Last year, the New York City Department of Education (NYCDOE) rolled out its annual testing results for the city’s students in a rather misleading manner. The press release touted the “significant progress” between 2010 and 2011 among city students, while, at a press conference, Mayor Michael Bloomberg called the results “dramatic.” In reality, however, the increase in proficiency rates (1-3 percentage points) was very modest, and, more importantly, the focus on the rates hid the fact that actual scale scores were either flat or decreased in most grades. In contrast, one year earlier, when the city’s proficiency rates dropped due to the state raising the cut scores, Mayor Bloomberg told reporters (correctly) that it was the actual scores that “really matter.”
Most recently, in announcing their 2011 graduation rates, the city did it again. The headline of the NYCDOE press release proclaims that “a record number of students graduated from high school in 2011.” This may be technically true, but the actual increase in the rate (rather than the number of graduates) was 0.4 percentage points, which is basically flat (as several reporters correctly noted). In addition, the city’s “college readiness rate” was similarly stagnant, falling slightly from 21.4 percent to 20.7 percent, while the graduation rate increase was higher both statewide and in New York State’s four other large districts (the city makes these comparisons when they are favorable).*
We’ve all become accustomed to this selective, exaggerated presentation of testing data, which is of course not at all limited to NYC. And it illustrates the obvious fact that test-based accountability plays out in multiple arenas, formal and informal, including the court of public opinion.
Some of the errors found in press releases and other official communications, in NYC and elsewhere, are common and probably unintentional (e.g., all three of the mistakes I discussed in this post). In other instances, however, results are misinterpreted in such a blatant fashion as to be a little absurd.
For instance, earlier this year, the New Jersey state education department issued a press release about achievement gaps that was rife with misinterpretations and overstated conclusions. They did the same thing in a state report on NJ charter school results, which they released at the same time they announced the governor’s plan to expand the charter sector.
For years, Chicago officials reported huge increases in student performance that were, at best, significantly overstated, while press releases coming from D.C. Public Schools over the past couple of years have gone to great lengths to present lackluster results in a favorable light (for example, see last year’s release, in which the headline points to “continued progress” among a subset of students, even though proficiency rates declined in most grades [making things worse, DCPS does not release scale scores, which precludes a full comparison between years]).
The root cause of this annual ritual is obvious: In some places, test scores are political life and death for elected and appointed officials.

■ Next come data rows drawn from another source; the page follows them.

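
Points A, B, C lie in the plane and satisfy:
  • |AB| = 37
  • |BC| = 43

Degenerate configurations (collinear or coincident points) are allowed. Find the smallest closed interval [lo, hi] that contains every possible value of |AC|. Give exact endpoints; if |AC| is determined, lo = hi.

|AC| ∈ [6, 80]  (≈ [6.0000, 80.0000])

|AB| ∈ {37}
|BC| ∈ {43}
|AC| ∈ [6, 80]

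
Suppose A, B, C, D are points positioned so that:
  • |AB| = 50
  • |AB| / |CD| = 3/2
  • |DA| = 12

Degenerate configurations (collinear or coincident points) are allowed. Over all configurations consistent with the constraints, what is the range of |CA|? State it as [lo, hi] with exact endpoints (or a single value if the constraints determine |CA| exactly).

|CA| ∈ [64/3, 136/3]  (≈ [21.3333, 45.3333])

|AB| ∈ {50}
|AD| ∈ {12}
|CD| ∈ {100/3}
|BD| ∈ [38, 62]
|AC| ∈ [64/3, 136/3]
|BC| ∈ [14/3, 286/3]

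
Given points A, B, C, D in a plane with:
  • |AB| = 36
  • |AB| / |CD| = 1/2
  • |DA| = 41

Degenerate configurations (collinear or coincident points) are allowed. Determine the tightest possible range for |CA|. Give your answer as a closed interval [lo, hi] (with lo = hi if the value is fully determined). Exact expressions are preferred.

|CA| ∈ [31, 113]  (≈ [31.0000, 113.0000])

|AB| ∈ {36}
|AD| ∈ {41}
|CD| ∈ {72}
|BD| ∈ [5, 77]
|AC| ∈ [31, 113]
|BC| ∈ [0, 149]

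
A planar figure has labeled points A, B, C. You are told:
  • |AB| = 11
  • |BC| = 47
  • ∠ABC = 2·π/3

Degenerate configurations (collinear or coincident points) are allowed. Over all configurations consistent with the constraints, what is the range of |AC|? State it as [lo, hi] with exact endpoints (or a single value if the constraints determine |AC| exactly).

|AB| ∈ {11}
|BC| ∈ {47}
|AC| ∈ {√(2847)}

|AC| = √(2847)  (≈ 53.3573)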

Reputations are so linked with results that the presentation of data can become an exercise in political messaging rather than informing the public with realistic, level-headed analysis of student performance.
In other words, not all test-based accountability is codified in policies like evaluations or school rating systems. The stakes are also informal and based on public perception, but they are no less high.

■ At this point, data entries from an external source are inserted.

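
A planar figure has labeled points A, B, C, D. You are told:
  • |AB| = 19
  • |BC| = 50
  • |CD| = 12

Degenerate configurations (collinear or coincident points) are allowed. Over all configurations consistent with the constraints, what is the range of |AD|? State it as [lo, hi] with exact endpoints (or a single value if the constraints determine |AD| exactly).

|AD| ∈ [19, 81]  (≈ [19.0000, 81.0000])

|AB| ∈ {19}
|BC| ∈ {50}
|CD| ∈ {12}
|AC| ∈ [31, 69]
|BD| ∈ [38, 62]
|AD| ∈ [19, 81]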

No matter what you think about the overall emphasis on testing in our education system, the politicization of annual results is an undesirable, perhaps inevitable side effect, one that is unlikely to abate any time soon. This is unfortunate given that cross-sectional, short-term test score trends are often as much, if not more a result of error and external factors than concrete policies or leadership.
In any case, it makes the job of education journalists exceedingly important. One hopes that they view all press releases with even more skepticism than usual, especially in places where the focus on test results is intense. The data, interpreted properly, can be very useful, but, by themselves, they’re not appropriate for judging individuals or policies, especially in the short-term. That may not make for particularly engrossing stories, but sometimes being a little boring is a public service.
- Matt Di Carlo
* Incidentally, the “all-time record” message was also used in announcing the previous year’s graduation results, which showed a 2.4 percentage point increase in the rate.